What Tatsu hadn't prepared me for, what he couldn't, were the thousand other ways his news about Midori had left me ambivalent, confused, almost in shock. I had nearly canceled with Delilah, but then decided not to. I owed her an explanation, for one thing. I still wanted to see her, wanted it a lot, for another.
I never could have predicted the affection I'd developed for Delilah, or that she seemed to have developed for me. Certainly our initial encounters were inauspicious. First there was Macau, where we learned we were working the same target. Then Bangkok and Hong Kong, where she was supposed to be working me. And yet the inherent mistrust born of working for competing intelligence organizations Delilah, for the Mossad, and I, freelance at the time for the CIA had paradoxically provided a stable foundation. Each of us recognized in the other a professional, an operator with an agenda, someone for whom business imperatives would always trump personal desire. All of that became the basis for respect, even mutual understanding, and ultimately provided the context for the indulgence of undeniable personal chemistry. The sex couldn't lead anywhere, we both knew it. So why not enjoy what we had, whatever it was, for as long as it lasted?

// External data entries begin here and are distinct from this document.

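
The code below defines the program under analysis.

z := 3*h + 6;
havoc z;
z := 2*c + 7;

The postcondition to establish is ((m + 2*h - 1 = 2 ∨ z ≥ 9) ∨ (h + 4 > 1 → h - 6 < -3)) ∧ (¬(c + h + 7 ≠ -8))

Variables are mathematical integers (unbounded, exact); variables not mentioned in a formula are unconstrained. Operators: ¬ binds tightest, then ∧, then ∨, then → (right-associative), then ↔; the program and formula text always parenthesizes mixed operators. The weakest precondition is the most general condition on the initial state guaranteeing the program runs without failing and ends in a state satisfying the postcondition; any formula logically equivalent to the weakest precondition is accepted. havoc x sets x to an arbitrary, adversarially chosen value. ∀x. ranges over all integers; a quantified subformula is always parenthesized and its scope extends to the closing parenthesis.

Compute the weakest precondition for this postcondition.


Working backward. After the program, the postcondition ((m + 2*h - 1 = 2 ∨ z ≥ 9) ∨ (h + 4 > 1 → h - 6 < -3)) ∧ (¬(c + h + 7 ≠ -8)) must hold; in canonical form it is (2*h + m = 3 ∨ z ≥ 9 ∨ (h > -3 → h < 3)) ∧ (¬(c + h ≠ -15)).
Before z := 2*c + 7: (2*h + m = 3 ∨ 2*c ≥ 2 ∨ (h > -3 → h < 3)) ∧ (¬(c + h ≠ -15))
Before havoc z: (2*h + m = 3 ∨ 2*c ≥ 2 ∨ (h > -3 → h < 3)) ∧ (¬(c + h ≠ -15))
Before z := 3*h + 6: (2*h + m = 3 ∨ 2*c ≥ 2 ∨ (h > -3 → h < 3)) ∧ (¬(c + h ≠ -15))
Answer: WP = (2*h + m = 3 ∨ 2*c ≥ 2 ∨ (h > -3 → h < 3)) ∧ (¬(c + h ≠ -15))


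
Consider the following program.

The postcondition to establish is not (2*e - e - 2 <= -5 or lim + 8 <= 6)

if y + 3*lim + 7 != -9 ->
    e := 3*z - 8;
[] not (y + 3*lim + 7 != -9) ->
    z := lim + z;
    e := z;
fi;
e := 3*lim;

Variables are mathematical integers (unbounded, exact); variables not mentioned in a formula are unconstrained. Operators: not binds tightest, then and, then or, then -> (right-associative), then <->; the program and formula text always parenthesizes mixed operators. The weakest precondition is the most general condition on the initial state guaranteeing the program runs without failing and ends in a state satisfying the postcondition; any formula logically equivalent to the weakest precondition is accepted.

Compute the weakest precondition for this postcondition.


Working backward. After the program, the postcondition not (2*e - e - 2 <= -5 or lim + 8 <= 6) must hold; in canonical form it is not (e <= -3 or lim <= -2).
Before e := 3*lim: not (3*lim <= -3 or lim <= -2)
Then branch requires not (3*lim <= -3 or lim <= -2); else branch requires not (3*lim <= -3 or lim <= -2).
Before the if: (3*lim + y != -16 -> (not (3*lim <= -3 or lim <= -2))) and ((not (3*lim + y != -16)) -> (not (3*lim <= -3 or lim <= -2)))
Answer: WP = (3*lim + y != -16 -> (not (3*lim <= -3 or lim <= -2))) and ((not (3*lim + y != -16)) -> (not (3*lim <= -3 or lim <= -2)))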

But it did last, and it deepened. We spent a month together in Rio, after which Delilah had defied her paymasters when they ordered her to set me up. Defy, hell, she had very nearly betrayed them. She had warned me what was coming, and then worked with me to straighten things out. There must have been something between us, something worthwhile, if we had managed to avoid so many potentially lethal obstacles, and Barcelona was going to be the time and place to figure out what.